Saturday, December 07, 2013
Bariatric surgery benefits in type 2 diabetes linked to disease duration
MELBOURNE (FRONTLINE MEDICAL NEWS) – The benefits of bariatric surgery in people with type 2 diabetes are significantly reduced with longer disease duration at the time of surgery and with time since surgery, a long-running, prospective, controlled study has found.
The Swedish Obese Subjects study showed that 72% of surgery patients achieved remission at 2 years after treatment, compared with 16% of control patients.
Furthermore, 15 years after surgery, 31% of the surgery patients remained in remission, compared to 7% of control patients, according to data presented at the International Diabetes Federation world congress.
When stratified by disease duration at baseline, newly diagnosed patients maintained significantly higher remission rates at 2, 10 and 15 years’ follow-up (roughly 94%, 60%, and 47%, respectively) than did those who had had diabetes for more than 3 years at baseline (about 39%, 12%, and 9%).
These data came from the SOS (Swedish Obese Subjects) study, a nonrandomized, prospective, observational study involving 2,010 obese subjects who underwent bariatric surgery in 1987-2001, when they were 37-60 years old.
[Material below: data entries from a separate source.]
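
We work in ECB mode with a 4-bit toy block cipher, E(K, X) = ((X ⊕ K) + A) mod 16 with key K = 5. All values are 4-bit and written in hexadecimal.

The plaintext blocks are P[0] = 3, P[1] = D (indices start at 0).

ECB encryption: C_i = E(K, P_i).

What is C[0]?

C[0] = 0

C[0]: E(K, 3) = 0.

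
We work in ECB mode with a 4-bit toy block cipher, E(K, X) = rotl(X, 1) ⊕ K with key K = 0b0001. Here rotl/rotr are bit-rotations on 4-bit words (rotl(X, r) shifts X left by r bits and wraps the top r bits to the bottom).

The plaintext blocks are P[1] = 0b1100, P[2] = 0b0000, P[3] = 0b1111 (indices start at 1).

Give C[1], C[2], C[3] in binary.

C[1] = 0b1000, C[2] = 0b0001, C[3] = 0b1110

ECB encryption: C_i = E(K, P_i).
C[1]: E(K, 0b1100) = 0b1000.
C[2]: E(K, 0b0000) = 0b0001.
C[3]: E(K, 0b1111) = 0b1110.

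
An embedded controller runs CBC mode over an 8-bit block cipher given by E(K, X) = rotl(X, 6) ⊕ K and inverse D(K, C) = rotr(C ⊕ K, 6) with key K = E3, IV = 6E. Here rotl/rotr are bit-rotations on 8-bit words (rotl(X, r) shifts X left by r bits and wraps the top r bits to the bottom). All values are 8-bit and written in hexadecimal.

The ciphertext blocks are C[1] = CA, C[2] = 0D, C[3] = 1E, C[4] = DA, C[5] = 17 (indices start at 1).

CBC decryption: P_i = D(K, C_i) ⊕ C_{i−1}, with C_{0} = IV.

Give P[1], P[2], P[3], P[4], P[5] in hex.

P[1]: D(K, CA) = A4; A4 ⊕ 6E = CA.
P[2]: D(K, 0D) = BB; BB ⊕ CA = 71.
P[3]: D(K, 1E) = F7; F7 ⊕ 0D = FA.
P[4]: D(K, DA) = E4; E4 ⊕ 1E = FA.
P[5]: D(K, 17) = D3; D3 ⊕ DA = 09.

P[1] = CA, P[2] = 71, P[3] = FA, P[4] = FA, P[5] = 09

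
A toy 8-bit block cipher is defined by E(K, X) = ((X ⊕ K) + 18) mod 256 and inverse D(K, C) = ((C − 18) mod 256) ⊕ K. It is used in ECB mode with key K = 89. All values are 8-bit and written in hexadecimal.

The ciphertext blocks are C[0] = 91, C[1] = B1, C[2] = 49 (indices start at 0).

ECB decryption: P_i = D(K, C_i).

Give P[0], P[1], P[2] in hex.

P[0]: D(K, 91) = F0.
P[1]: D(K, B1) = 10.
P[2]: D(K, 49) = B8.

P[0] = F0, P[1] = 10, P[2] = B8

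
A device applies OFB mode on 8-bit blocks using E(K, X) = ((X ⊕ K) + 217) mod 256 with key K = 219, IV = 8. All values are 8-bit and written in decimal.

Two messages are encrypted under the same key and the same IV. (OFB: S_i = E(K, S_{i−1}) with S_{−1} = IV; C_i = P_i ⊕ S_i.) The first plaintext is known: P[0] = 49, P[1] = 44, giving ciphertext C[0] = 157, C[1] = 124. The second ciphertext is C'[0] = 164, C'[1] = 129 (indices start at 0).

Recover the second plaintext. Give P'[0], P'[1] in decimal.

P'[0] = 8, P'[1] = 209

In OFB with a reused IV, both messages share the same keystream S_i, so C_i ⊕ C'_i = P_i ⊕ P'_i and thus P'_i = P_i ⊕ C_i ⊕ C'_i.
P'[0]: 49 ⊕ 157 ⊕ 164 = 8.
P'[1]: 44 ⊕ 124 ⊕ 129 = 209.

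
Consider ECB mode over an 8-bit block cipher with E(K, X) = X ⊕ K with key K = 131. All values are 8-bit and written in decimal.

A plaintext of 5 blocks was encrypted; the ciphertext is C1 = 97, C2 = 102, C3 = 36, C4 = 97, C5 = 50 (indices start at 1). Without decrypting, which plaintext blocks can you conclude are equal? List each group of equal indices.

P1 = P4

ECB encrypts each block independently with the same key, so equal ciphertext blocks imply equal plaintext blocks.
C1 = C4 = 97, so P1 = P4.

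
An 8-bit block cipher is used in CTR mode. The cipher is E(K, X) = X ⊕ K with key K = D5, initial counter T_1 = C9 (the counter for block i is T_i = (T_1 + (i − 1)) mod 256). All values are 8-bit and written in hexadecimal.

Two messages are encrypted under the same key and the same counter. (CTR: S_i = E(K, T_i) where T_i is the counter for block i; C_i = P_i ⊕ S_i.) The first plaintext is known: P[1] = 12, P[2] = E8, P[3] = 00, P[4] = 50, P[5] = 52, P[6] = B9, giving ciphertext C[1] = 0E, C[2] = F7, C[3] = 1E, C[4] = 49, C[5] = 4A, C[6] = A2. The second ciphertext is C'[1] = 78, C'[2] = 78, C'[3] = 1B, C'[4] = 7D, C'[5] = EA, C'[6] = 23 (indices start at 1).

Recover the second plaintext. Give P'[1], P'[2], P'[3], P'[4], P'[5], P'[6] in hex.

P'[1] = 64, P'[2] = 67, P'[3] = 05, P'[4] = 64, P'[5] = F2, P'[6] = 38

In CTR with a reused counter, both messages share the same keystream S_i, so C_i ⊕ C'_i = P_i ⊕ P'_i and thus P'_i = P_i ⊕ C_i ⊕ C'_i.
P'[1]: 12 ⊕ 0E ⊕ 78 = 64.
P'[2]: E8 ⊕ F7 ⊕ 78 = 67.
P'[3]: 00 ⊕ 1E ⊕ 1B = 05.
P'[4]: 50 ⊕ 49 ⊕ 7D = 64.
P'[5]: 52 ⊕ 4A ⊕ EA = F2.
P'[6]: B9 ⊕ A2 ⊕ 23 = 38.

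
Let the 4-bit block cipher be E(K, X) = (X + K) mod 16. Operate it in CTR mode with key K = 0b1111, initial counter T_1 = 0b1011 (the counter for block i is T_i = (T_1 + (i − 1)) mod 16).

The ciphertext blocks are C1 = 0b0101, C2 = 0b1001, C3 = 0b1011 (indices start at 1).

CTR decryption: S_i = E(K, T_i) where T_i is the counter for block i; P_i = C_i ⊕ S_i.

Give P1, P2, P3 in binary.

P1 = 0b1111, P2 = 0b0010, P3 = 0b0111

P1: T = 0b1011, S = E(K, T) = 0b1010; 0b0101 ⊕ 0b1010 = 0b1111.
P2: T = 0b1100, S = E(K, T) = 0b1011; 0b1001 ⊕ 0b1011 = 0b0010.
P3: T = 0b1101, S = E(K, T) = 0b1100; 0b1011 ⊕ 0b1100 = 0b0111.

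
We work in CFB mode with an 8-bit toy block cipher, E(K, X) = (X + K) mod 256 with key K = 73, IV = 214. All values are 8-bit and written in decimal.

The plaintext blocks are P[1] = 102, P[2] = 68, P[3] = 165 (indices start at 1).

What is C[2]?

CFB encryption: C_i = P_i ⊕ E(K, C_{i−1}), with C_{0} = IV.
C[1]: E(K, 214) = 31; 102 ⊕ 31 = 121.
C[2]: E(K, 121) = 194; 68 ⊕ 194 = 134.

C[2] = 134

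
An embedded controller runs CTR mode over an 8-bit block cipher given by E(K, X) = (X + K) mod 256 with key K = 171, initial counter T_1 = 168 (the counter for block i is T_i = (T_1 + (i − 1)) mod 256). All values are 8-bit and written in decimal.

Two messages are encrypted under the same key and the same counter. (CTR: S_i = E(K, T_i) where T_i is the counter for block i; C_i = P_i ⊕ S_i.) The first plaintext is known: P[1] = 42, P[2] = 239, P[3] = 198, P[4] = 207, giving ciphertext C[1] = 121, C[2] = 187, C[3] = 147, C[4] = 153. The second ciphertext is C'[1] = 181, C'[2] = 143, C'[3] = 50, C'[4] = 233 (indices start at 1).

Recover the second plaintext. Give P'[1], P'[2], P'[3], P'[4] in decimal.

In CTR with a reused counter, both messages share the same keystream S_i, so C_i ⊕ C'_i = P_i ⊕ P'_i and thus P'_i = P_i ⊕ C_i ⊕ C'_i.
P'[1]: 42 ⊕ 121 ⊕ 181 = 230.
P'[2]: 239 ⊕ 187 ⊕ 143 = 219.
P'[3]: 198 ⊕ 147 ⊕ 50 = 103.
P'[4]: 207 ⊕ 153 ⊕ 233 = 191.

P'[1] = 230, P'[2] = 219, P'[3] = 103, P'[4] = 191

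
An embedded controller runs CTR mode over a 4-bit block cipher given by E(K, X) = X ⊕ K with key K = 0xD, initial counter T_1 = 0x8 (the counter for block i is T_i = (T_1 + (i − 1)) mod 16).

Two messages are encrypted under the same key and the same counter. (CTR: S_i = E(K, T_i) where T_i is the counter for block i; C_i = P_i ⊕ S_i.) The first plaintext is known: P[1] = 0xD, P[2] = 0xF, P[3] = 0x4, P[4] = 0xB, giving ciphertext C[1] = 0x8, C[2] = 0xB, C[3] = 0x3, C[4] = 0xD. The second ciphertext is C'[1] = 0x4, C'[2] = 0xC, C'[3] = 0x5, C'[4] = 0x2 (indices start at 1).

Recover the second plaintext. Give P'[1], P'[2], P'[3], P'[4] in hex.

In CTR with a reused counter, both messages share the same keystream S_i, so C_i ⊕ C'_i = P_i ⊕ P'_i and thus P'_i = P_i ⊕ C_i ⊕ C'_i.
P'[1]: 0xD ⊕ 0x8 ⊕ 0x4 = 0x1.
P'[2]: 0xF ⊕ 0xB ⊕ 0xC = 0x8.
P'[3]: 0x4 ⊕ 0x3 ⊕ 0x5 = 0x2.
P'[4]: 0xB ⊕ 0xD ⊕ 0x2 = 0x4.

P'[1] = 0x1, P'[2] = 0x8, P'[3] = 0x2, P'[4] = 0x4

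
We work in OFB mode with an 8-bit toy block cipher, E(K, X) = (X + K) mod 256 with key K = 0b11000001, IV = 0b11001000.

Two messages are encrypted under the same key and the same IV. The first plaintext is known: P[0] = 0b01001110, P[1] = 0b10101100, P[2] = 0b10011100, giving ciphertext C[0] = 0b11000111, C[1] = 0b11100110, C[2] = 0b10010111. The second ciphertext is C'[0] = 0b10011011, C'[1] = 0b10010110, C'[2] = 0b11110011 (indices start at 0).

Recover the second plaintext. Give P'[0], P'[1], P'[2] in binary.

P'[0] = 0b00010010, P'[1] = 0b11011100, P'[2] = 0b11111000

In OFB with a reused IV, both messages share the same keystream S_i, so C_i ⊕ C'_i = P_i ⊕ P'_i and thus P'_i = P_i ⊕ C_i ⊕ C'_i.
P'[0]: 0b01001110 ⊕ 0b11000111 ⊕ 0b10011011 = 0b00010010.
P'[1]: 0b10101100 ⊕ 0b11100110 ⊕ 0b10010110 = 0b11011100.
P'[2]: 0b10011100 ⊕ 0b10010111 ⊕ 0b11110011 = 0b11111000.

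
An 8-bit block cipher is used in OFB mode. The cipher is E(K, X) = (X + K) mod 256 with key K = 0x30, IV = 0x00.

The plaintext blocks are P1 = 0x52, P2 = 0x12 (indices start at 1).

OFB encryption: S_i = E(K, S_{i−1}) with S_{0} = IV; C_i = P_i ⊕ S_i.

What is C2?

C2 = 0x72

C1: S = E(K, 0x00) = 0x30; 0x52 ⊕ 0x30 = 0x62.
C2: S = E(K, 0x30) = 0x60; 0x12 ⊕ 0x60 = 0x72.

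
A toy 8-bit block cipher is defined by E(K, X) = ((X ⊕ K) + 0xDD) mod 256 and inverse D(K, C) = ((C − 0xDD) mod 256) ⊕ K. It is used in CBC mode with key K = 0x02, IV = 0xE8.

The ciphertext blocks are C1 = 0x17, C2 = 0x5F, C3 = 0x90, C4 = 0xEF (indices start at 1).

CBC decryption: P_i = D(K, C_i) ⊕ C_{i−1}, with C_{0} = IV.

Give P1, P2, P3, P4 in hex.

P1 = 0xD0, P2 = 0x97, P3 = 0xEE, P4 = 0x80

P1: D(K, 0x17) = 0x38; 0x38 ⊕ 0xE8 = 0xD0.
P2: D(K, 0x5F) = 0x80; 0x80 ⊕ 0x17 = 0x97.
P3: D(K, 0x90) = 0xB1; 0xB1 ⊕ 0x5F = 0xEE.
P4: D(K, 0xEF) = 0x10; 0x10 ⊕ 0x90 = 0x80.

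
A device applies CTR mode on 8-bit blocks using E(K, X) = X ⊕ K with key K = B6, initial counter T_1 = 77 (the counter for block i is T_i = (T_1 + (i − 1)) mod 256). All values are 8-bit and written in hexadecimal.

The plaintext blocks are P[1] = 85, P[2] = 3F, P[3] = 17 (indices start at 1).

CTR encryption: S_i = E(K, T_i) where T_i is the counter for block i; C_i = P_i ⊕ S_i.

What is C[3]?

C[3] = D8

C[1]: T = 77, S = E(K, T) = C1; 85 ⊕ C1 = 44.
C[2]: T = 78, S = E(K, T) = CE; 3F ⊕ CE = F1.
C[3]: T = 79, S = E(K, T) = CF; 17 ⊕ CF = D8.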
A total of 68% of the bariatric surgery recipients had vertical band gastroplasty, 19% underwent gastric banding, and 13% had a Roux en-Y gastric bypass. They were extensively matched by 18 variables to 2,037 obese controls. The SOS study is being conducted at 25 surgical departments and 480 primary care clinics across Sweden. Follow-up is ongoing.
There were 343 individuals with type 2 diabetes in the surgical group and 260 in the control group, enabling a secondary analysis of the impact of bariatric surgery in type 2 diabetes.
Presenter Markku Peltonen said that although bariatric surgery achieves impressive results in the short-term, there is considerable relapse in the longer term.
“It’s typical of bariatric surgery that you achieve the greatest weight loss initially, after 2 years, then there is a slow regain again and this was observed in this study,” said Dr. Peltonen, director of the department of chronic disease prevention at the National Institute for Health and Welfare, Helsinki.
“Even in the long term, they are doing much better than the controls who were treated with traditional weight management means,” he said in an interview.
This also extended to the microvascular and macrovascular complications of diabetes, with the study showing a significant 47% lower incidence of complications in the surgery group, compared with the control group.
However, these benefits were also attenuated by disease duration. Patients who had had diabetes for more than 3 years and were treated with surgery showed no significant differences in diabetes complication rates, compared with the patients given medical care only.
Dr. Peltonen said he was surprised by the degree of impact that disease duration had on the outcomes of surgery.
“Somehow the expectation would be that we would see an effect even in those people with long diabetes duration, because they have a serious, advanced disease but it looks like, based on our results, that maybe it’s so that the disease has advanced for so long that bariatric surgery cannot reverse that development.”
Session chair John Dixon said the SOS study represented the pinnacle of long-term data for bariatric surgery, and offered impressive insights.
“The fact that 31% of these patients are still in remission from diabetes some 15 years down the track is extraordinary, because we know the deterioration of beta cells is significant and this group has held it off for a long time,” said Dr. Dixon, head of clinical obesity research at the Baker IDI Heart and Diabetes Institute in Melbourne.
Dr. Dixon said the finding that patients treated early fared better and had a reduction in long-term complications was also a very important clinical finding, suggesting that bariatric surgery should be considered earlier in obese patients not getting good control with conventional therapy.
SOS was supported by the Swedish Research Council, the Swedish Foundation for Strategic Research, and the Swedish government. Some study investigators authors had received paid lectureships, held stock in, or were on the advisory boards for pharmaceutical companies.